Here is a simplified version of how the config might look:

{
  groups: [
    {
      id: "components",
      label: "Components",
      icon: "puzzle",
      tab: true,
      autoGenerated: true,
      entries: [
        { slug: "components/button" }
      ],
      groups: [
        {
          id: "components/form",
          label: "Form Controls",
          path: "components/form",
          entries: [
            { slug: "components/form/validation" }
          ]
        }
      ]
    },
    {
      id: "guides",
      label: "Guides",
      autoGenerated: true,
      entries: [
        { slug: "guides/usage" }
      ],
      groups: [
        {
          id: "guides/advanced",
          label: "Advanced Topics",
          entries: [
            { slug: "guides/advanced/patterns" },
            { slug: "guides/advanced/anti-patterns", hidden: true }
          ]
        }
      ]
    }
  ]
}

Even without understanding the full system, you can read this and immediately see the structure. That was one of my goals: the configuration should be intuitive enough that you can glance at it and know what is happening.
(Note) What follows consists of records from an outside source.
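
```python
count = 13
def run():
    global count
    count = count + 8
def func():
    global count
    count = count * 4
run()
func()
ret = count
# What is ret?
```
84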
What I Learned From Designing This

A few insights emerged while building this navigation system:

  • The filesystem should always be the foundation. Configuration should adjust, not replace.
  • Tabs are simpler than they appear. They are just groups that moved up a level.
  • The default tab solves a lot of UI problems quietly.
  • Strict and lenient behavior both matter, but they should be controlled at a group level.
  • The system must never hide pages accidentally. Only explicit hidden flags can remove content.

What I ended up with is a navigation engine that is capable enough for complex documentation setups, but still easy to understand and maintain.

Final Thoughts

Designing this navigation system forced me to think about how people actually browse documentation. It is not just about content; it is about orientation. People need to know where they are, what else exists, and how deep things go. When navigation feels natural, the content automatically feels more accessible.

This system lets me build documentation where structure emerges naturally from folders, but can be shaped and refined when needed. It gives me control where I want it, and automation everywhere else. And honestly, that balance is exactly what I wanted from the start.

If you are working on your own documentation engine or static site generator, I hope this breakdown gives you some ideas on how to think about navigation design. It is one of those things that seems simple at first, but once you get into it, the details become surprisingly interesting.